On Saturday 7th March 2020, the tenth Open Data Day took place with people around the world organising over 300 events to celebrate, promote and spread the use of open data. Thanks to generous support from key funders, the Open Knowledge Foundation was able to support the running of more than 60 of these events via our mini-grants scheme.
On March 6th and 7th 2020, a significant conference took place in Moscow to mark Open Data Day. The conference brought together 576 participants and 78 speakers with different interests – data analytics, data science, data visualisation and data journalism. The event organisers were our NGO Infoculture and the Association of Data Market Participants.
The main topic of the programme was the restart of openness and the role of open data in modern Russia. One of the guests was Alexey Kudrin, Chairman of the Accounts Chamber of the Russian Federation, who greeted the participants and emphasised the importance of citizens’ access to truthful and objective information and data.
The programme included 24 different discussions, workshops and case studies around important topics:
- How open public finances should be organised
- Why business and citizens need access to data from the government information systems
- How open data supports the work of socially-oriented NGOs
- The future of geospatial data in Russia
- How to research with open data the life quality in Russian cities
- Best practices of data-driven newsrooms in the Russian media
- Best cases in data design and visualisation
- Several workshops on data analysis, e.g.
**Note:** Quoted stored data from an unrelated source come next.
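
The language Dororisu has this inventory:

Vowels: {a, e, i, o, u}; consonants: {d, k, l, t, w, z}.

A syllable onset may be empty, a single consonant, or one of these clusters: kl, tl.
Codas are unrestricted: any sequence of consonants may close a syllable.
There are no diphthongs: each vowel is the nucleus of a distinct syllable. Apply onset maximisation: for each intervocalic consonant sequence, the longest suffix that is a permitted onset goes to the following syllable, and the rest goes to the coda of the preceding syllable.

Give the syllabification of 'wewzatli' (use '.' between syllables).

wew.za.tli

Nuclei (vowels): e, a, i → 3 syllables.
σ1/σ2 boundary: /wz/ — longest licit onset from the right is /z/, leaving /w/ as coda.
σ2/σ3 boundary: /tl/ — entire cluster is a permitted onset → onset /tl/, coda ∅.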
COVID-19: How to model the spread of the coronavirus?
Thanks to the support of the Open Knowledge Foundation, InfoCulture compensated for the travel and accommodation of three speakers from different cities of Russia. We were also happy that there were several award ceremonies during our Open Data Day conference:
- InfoCulture announced the winners of the first micro-grants programme for the support of projects based on open data and open source code
- The winners of the first All-Russian Data-Visualisation Award were also announced. The participants could watch an exhibition of the best infographics and visualisation works during two days of the conference
From this experience, we see how the open data community in Russia is expanding and becoming more developed year after year. We are confident that future Open Data Days will help us to synchronise the agenda, and also record and celebrate the success of the Russian open data community.